Comment 9 Eric Fiselier 2018-05-09 19:32:15 PDT
Perhaps we're talking past each other?

By "unique" i mean what [Itanium]p2.9.3 says when it states:
> After linking and loading, only one std::type_info structure is accessible via the external name defined by this ABI for any particular complete type symbol (see Vague Linkage). 

[1] https://itanium-cxx-abi.github.io/cxx-abi/abi.html#typeid
Comment 10 Eric Fiselier 2018-05-09 19:39:57 PDT
Ignore that last comment. It was misleading since the quoted section only places requirements on completed types. (Though it still requires their type info be deduplicated)

What I meant to cite was right below it:

> The name() member function returns the address of an NTBS,
> unique to the type

And

> In a flat address space (such as that of the Itanium architecture), 
> the operator==, operator!=, and before() members are easily implemented
> in terms of an address comparison of the name NTBS.
Comment 11 John McCall 2018-05-09 20:06:22 PDT
Sorry, I was thinking of various non-standard ABIs (including GCC's current ABI, IIRC, but also Darwin ARM64) which have concepts of non-unique RTTI.  That's my fault; I should have taken a second to remind myself what the Itanium ABI actually says.

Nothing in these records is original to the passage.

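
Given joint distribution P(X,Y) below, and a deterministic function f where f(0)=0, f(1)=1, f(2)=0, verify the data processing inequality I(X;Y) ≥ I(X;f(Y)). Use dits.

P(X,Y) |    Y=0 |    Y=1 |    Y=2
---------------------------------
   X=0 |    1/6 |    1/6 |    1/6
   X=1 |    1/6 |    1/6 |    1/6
I(X;Y) = 0.0000, I(X;f(Y)) = 0.0000, inequality holds: 0.0000 ≥ 0.0000

Data Processing Inequality: For any Markov chain X → Y → Z, we have I(X;Y) ≥ I(X;Z).

Here Z = f(Y) is a deterministic function of Y, forming X → Y → Z.

Original I(X;Y) = 0.0000 dits

After applying f:
P(X,Z) where Z=f(Y):
- P(X,Z=0) = P(X,Y=0) + P(X,Y=2)
- P(X,Z=1) = P(X,Y=1)

I(X;Z) = I(X;f(Y)) = 0.0000 dits

Verification: 0.0000 ≥ 0.0000 ✓

Information cannot be created by processing; the function f can only lose information about X.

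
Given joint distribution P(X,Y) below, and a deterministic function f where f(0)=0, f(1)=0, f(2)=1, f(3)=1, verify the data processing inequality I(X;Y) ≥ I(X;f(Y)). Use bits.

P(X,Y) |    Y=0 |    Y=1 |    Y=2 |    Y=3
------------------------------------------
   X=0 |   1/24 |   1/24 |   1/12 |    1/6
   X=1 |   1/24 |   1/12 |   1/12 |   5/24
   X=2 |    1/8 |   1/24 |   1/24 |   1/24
I(X;Y) = 0.1348, I(X;f(Y)) = 0.0872, inequality holds: 0.1348 ≥ 0.0872

Data Processing Inequality: For any Markov chain X → Y → Z, we have I(X;Y) ≥ I(X;Z).

Here Z = f(Y) is a deterministic function of Y, forming X → Y → Z.

Original I(X;Y) = 0.1348 bits

After applying f:
P(X,Z) where Z=f(Y):
- P(X,Z=0) = P(X,Y=0) + P(X,Y=1)
- P(X,Z=1) = P(X,Y=2) + P(X,Y=3)

I(X;Z) = I(X;f(Y)) = 0.0872 bits

Verification: 0.1348 ≥ 0.0872 ✓

Information cannot be created by processing; the function f can only lose information about X.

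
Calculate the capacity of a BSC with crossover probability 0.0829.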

The Itanium type_info algorithm assumes that the RTTI name is globally uniqued.  For a pointer to a non-internal incomplete type, Clang should emitting the type_info symbol (_ZTI*) with internal linkage and the type name symbol (_ZTS*) with weak external linkage (in LLVM terms, linkonce_odr).  It looks like Clang is emitting the type name symbol with internal linkage, which is incorrect.
Comment 12 Eric Fiselier 2018-05-09 20:08:47 PDT
Awesome, glad you agree!

I've put up a Clang patch that does just that!
https://reviews.llvm.org/D46665
Comment 13 Eric Fiselier 2018-05-10 13:44:32 PDT
Fixed in r332028 (Clang 7.0).
Comment 14 Eric Fiselier 2018-05-30 10:56:29 PDT
Reopening. The Clang changes have been reverted.